Fañiig a damangirang
A øisangirang
Njogoy a damong
A øisong!
Hélas, mère chérie,
Les Noon l’ont enlevée !
À l’éléphant tu t’opposes
À l’éléphant tu résistes
Voilà que le lion te capture Voilà qu’il t’emporte !
Il est à souligner que la circoncision en milieu seereer reste toujours une pratique importante où s’exaltent courage, honneur et vertu. Ainsi, le tambour donne vie à cet événement au début et parfois tout au long de la cérémonie. Dans les différentes interventions du tam-tam dans les fêtes ou toutes autres circonstances de la vie en milieu seereer, le mariage est l’un des cérémonies où le tam-tam s’avère être le moteur le plus important de l’événement du début jusqu’à la fin. Aujourd’hui, encore le tam-tam reste l’instrument utilisé pour accueillir la nouvelle mariée chez les Seereer Singandum. Dès lors on assiste à la pratique du maañ qui est rythme ou danse féminine caractéristique du rite matrimonial, exécuté par les griots et presté par les femmes pendant l’accueil dans le foyer conjugal d’une nouvelle mariée, durant l’initiation de celle-ci. Nous citerons l’exemple du maañ, de chez Jen Saar de Mboltoñ :
« ngaaf taxu saax a roof
Ngaaf taxu saax a roof…
Jeen a jega mbind
Jeen a jega mbind
A jega mbind Saar
A jeg ƭiik
Jeen a jeg mbind.
Mbindoo gilgaam o ndooges
Mbindoo gilgaam o ndooges
Gilgaam o ndooges
Mbind oo gilgaam o ndooges »
« Le mil assure l’abondance
Le mil assure l’abondance…
Jen a une maison
Jen a une maison
Il a une maison Saar
Jen a une maison
Il a une maison
oh !famille j’ai épousé celle que j’aime
J’ai épousé celle que j’aime
Oh !famille j’ai épousé celle que j’aime. ».
Il s’agit ici d’une superposition de devise à savoir la devise qui fait allusion au ToutPuissant, ensuite la devise de la maison et enfin la devise annonçant l’accueille de la nouvelle mariée. Ainsi, le tam-tam est le compagnon des femmes au cours de leurs veillées funéraires.
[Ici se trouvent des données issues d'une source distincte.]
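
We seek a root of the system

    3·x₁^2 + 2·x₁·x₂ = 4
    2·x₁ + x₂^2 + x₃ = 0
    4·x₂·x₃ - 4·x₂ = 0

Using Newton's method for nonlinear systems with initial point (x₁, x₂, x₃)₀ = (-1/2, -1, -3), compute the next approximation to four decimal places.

(-0.9531, -0.9844, 0.9375)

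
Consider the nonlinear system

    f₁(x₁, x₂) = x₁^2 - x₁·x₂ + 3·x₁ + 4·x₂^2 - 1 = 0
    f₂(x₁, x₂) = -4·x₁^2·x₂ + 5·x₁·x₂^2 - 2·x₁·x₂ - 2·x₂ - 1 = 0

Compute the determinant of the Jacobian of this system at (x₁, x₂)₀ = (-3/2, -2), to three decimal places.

J = [[2·x₁ - x₂ + 3, -x₁ + 8·x₂], [-8·x₁·x₂ + 5·x₂^2 - 2·x₂, -4·x₁^2 + 10·x₁·x₂ - 2·x₁ - 2]].
At the point, J = [[2.000, -14.500], [0.000, 22.000]].
det J = 44.000.

44.000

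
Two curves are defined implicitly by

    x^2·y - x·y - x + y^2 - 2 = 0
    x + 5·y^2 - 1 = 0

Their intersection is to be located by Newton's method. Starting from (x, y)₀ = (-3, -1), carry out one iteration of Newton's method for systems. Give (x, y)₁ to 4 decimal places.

At (-3, -1): F = (-10.0000, 1.0000).
Jacobian J = [[2·x·y - y - 1, x^2 - x + 2·y], [1, 10·y]].
At the point, J = [[6.0000, 10.0000], [1.0000, -10.0000]] (det J = -70.0000).
Solving J·Δ = −F gives Δ = (1.2857, 0.2286).
Then the next iterate is (x, y)₁ = (-1.7143, -0.7714).

(-1.7143, -0.7714)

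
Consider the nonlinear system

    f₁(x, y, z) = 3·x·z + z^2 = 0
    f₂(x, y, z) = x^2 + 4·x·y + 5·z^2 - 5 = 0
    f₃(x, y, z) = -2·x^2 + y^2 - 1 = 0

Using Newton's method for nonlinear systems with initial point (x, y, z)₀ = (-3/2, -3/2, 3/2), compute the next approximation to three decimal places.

(-0.625, -0.833, 1.125)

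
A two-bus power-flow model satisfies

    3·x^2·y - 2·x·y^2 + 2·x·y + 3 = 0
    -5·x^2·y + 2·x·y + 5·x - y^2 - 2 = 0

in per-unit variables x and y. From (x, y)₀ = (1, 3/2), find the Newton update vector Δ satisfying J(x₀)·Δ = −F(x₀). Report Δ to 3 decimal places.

At (1, 3/2): F = (6.000, -3.750).
Jacobian J = [[6·x·y - 2·y^2 + 2·y, 3·x^2 - 4·x·y + 2·x], [-10·x·y + 2·y + 5, -5·x^2 + 2·x - 2·y]].
At the point, J = [[7.500, -1.000], [-7.000, -6.000]] (det J = -52.000).
Solving J·Δ = −F gives Δ = (-0.764, 0.267).

(-0.764, 0.267)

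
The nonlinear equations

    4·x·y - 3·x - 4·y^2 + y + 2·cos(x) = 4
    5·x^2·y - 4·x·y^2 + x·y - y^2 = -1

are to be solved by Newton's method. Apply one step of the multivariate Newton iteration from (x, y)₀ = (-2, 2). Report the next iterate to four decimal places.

(-1.8183, 0.8003)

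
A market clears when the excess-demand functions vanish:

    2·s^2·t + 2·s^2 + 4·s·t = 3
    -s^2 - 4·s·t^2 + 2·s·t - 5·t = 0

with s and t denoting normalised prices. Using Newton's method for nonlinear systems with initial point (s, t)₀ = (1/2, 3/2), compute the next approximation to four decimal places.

At (1/2, 3/2): F = (1.2500, -10.7500).
Jacobian J = [[4·s·t + 4·s + 4·t, 2·s^2 + 4·s], [-2·s - 4·t^2 + 2·t, -8·s·t + 2·s - 5]].
At the point, J = [[11.0000, 2.5000], [-7.0000, -10.0000]] (det J = -92.5000).
Solving J·Δ = −F gives Δ = (0.1554, -1.1838).
Then the next iterate is (s, t)₁ = (0.6554, 0.3162).

(0.6554, 0.3162)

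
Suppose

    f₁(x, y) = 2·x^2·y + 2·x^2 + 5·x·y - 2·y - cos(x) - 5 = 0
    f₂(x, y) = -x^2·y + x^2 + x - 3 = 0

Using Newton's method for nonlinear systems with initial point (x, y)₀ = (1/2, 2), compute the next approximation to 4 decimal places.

(1.3725, -9.0000)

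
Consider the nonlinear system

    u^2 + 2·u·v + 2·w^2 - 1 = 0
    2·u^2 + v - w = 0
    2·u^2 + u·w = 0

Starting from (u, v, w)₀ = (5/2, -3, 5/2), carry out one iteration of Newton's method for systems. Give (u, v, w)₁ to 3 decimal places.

(1.351, -0.268, 0.744)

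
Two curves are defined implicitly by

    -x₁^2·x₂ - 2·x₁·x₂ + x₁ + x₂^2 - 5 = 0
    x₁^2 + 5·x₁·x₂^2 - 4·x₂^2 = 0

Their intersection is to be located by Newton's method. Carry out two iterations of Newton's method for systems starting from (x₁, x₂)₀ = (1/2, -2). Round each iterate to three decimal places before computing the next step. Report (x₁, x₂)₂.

(0.716, -1.312)

At (1/2, -2): F = (2.000, -5.750).
Jacobian J = [[-2·x₁·x₂ - 2·x₂ + 1, -x₁^2 - 2·x₁ + 2·x₂], [2·x₁ + 5·x₂^2, 10·x₁·x₂ - 8·x₂]].
At the point, J = [[7.000, -5.250], [21.000, 6.000]] (det J = 152.250).
Solving J·Δ = −F gives Δ = (0.119, 0.540).
Then the next iterate is (x₁, x₂)₁ = (0.619, -1.460).
Round to (0.619, -1.460) and repeat: F = (0.11750, -1.54594), J = [[5.72748, -4.54116], [11.896, 2.64260]].
Δ = (0.097, 0.148), so (x₁, x₂)₂ = (0.716, -1.312).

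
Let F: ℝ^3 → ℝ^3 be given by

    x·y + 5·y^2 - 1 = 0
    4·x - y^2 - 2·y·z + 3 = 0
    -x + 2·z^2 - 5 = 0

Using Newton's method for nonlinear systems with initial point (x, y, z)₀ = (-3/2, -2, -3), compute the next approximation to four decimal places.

At (-3/2, -2, -3): F = (22.0000, -19.0000, 14.5000).
Jacobian J = [[y, x + 10·y, 0], [4, -2·y - 2·z, -2·y], [-1, 0, 4·z]].
At the point, J = [[-2.0000, -21.5000, 0.0000], [4.0000, 10.0000, 4.0000], [-1.0000, 0.0000, -12.0000]] (det J = -706.0000).
Solving J·Δ = −F gives Δ = (1.4377, 0.8895, 1.0885).
Then the next iterate is (x, y, z)₁ = (-0.0623, -1.1105, -1.9115).

(-0.0623, -1.1105, -1.9115)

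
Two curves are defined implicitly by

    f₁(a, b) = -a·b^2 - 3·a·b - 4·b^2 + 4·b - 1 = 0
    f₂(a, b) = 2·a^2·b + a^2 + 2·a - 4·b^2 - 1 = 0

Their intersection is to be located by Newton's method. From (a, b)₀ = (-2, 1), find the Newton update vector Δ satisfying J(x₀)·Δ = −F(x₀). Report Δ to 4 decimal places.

At (-2, 1): F = (7.0000, 3.0000).
Jacobian J = [[-b^2 - 3·b, -2·a·b - 3·a - 8·b + 4], [4·a·b + 2·a + 2, 2·a^2 - 8·b]].
At the point, J = [[-4.0000, 6.0000], [-10.0000, 0.0000]] (det J = 60.0000).
Solving J·Δ = −F gives Δ = (0.3000, -0.9667).

(0.3000, -0.9667)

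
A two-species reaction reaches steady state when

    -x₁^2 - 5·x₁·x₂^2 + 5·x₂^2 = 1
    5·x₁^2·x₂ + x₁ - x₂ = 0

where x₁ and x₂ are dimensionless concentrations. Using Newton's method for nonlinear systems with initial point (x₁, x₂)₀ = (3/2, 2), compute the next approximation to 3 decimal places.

At (3/2, 2): F = (-13.250, 22.000).
Jacobian J = [[-2·x₁ - 5·x₂^2, -10·x₁·x₂ + 10·x₂], [10·x₁·x₂ + 1, 5·x₁^2 - 1]].
At the point, J = [[-23.000, -10.000], [31.000, 10.250]] (det J = 74.250).
Solving J·Δ = −F gives Δ = (-1.134, 1.283).
Then the next iterate is (x₁, x₂)₁ = (0.366, 3.283).

(0.366, 3.283)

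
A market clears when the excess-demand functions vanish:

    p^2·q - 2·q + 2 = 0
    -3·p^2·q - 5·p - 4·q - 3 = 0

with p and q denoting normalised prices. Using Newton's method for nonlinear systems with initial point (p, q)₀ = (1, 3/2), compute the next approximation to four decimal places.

At (1, 3/2): F = (0.5000, -18.5000).
Jacobian J = [[2·p·q, p^2 - 2], [-6·p·q - 5, -3·p^2 - 4]].
At the point, J = [[3.0000, -1.0000], [-14.0000, -7.0000]] (det J = -35.0000).
Solving J·Δ = −F gives Δ = (-0.6286, -1.3857).
Then the next iterate is (p, q)₁ = (0.3714, 0.1143).

(0.3714, 0.1143)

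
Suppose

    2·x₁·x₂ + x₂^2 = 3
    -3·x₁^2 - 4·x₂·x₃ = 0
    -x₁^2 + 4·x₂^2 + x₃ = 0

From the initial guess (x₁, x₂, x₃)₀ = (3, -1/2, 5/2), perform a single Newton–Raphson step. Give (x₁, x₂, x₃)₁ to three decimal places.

(0.922, 0.234, -1.531)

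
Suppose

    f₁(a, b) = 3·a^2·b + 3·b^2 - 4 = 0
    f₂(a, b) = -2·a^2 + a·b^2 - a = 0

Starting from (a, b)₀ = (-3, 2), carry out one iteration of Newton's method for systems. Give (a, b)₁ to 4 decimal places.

At (-3, 2): F = (62.0000, -27.0000).
Jacobian J = [[6·a·b, 3·a^2 + 6·b], [-4·a + b^2 - 1, 2·a·b]].
At the point, J = [[-36.0000, 39.0000], [15.0000, -12.0000]] (det J = -153.0000).
Solving J·Δ = −F gives Δ = (2.0196, 0.2745).
Then the next iterate is (a, b)₁ = (-0.9804, 2.2745).

(-0.9804, 2.2745)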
Ces dernières se font à travers des mélanges de paroles solennelles, de complaintes et d’allusions coquines, selon les circonstances, reproduites par les tam-tams (souvent deux) des griots batteurs animateurs des différentes phases du rite matrimonial.

Le langage tambouriné annonçant une mauvaise nouvelle

   Ce type de langage est composé d’airs et de paroles rythmés qui interviennent dans les différentes manifestations de la vie humaine. Ces airs rythmés sont présents dans trois étapes de la vie en milieu seereer à l’occasion de funérailles : de vol est commis ou de catastrophe. Dans notre étude, nous pouvons les classer par rapport à leur circonstance ou à leur visée. Nous retenons, entre autres pour ce qui concerne les funérailles : le langage tambouriné annonçant le décès d’un homme et celui de la femme ; pour le vol, on en distingue deux airs : d’abord l’air permettant de donner l’alerte si un étranger parvient à se trouver un asile dans le village et celui donnant l’alerte quand ce dernier commet un vol et enfin le langage tambouriné annonçant une catastrophe surtout en temps de guerre.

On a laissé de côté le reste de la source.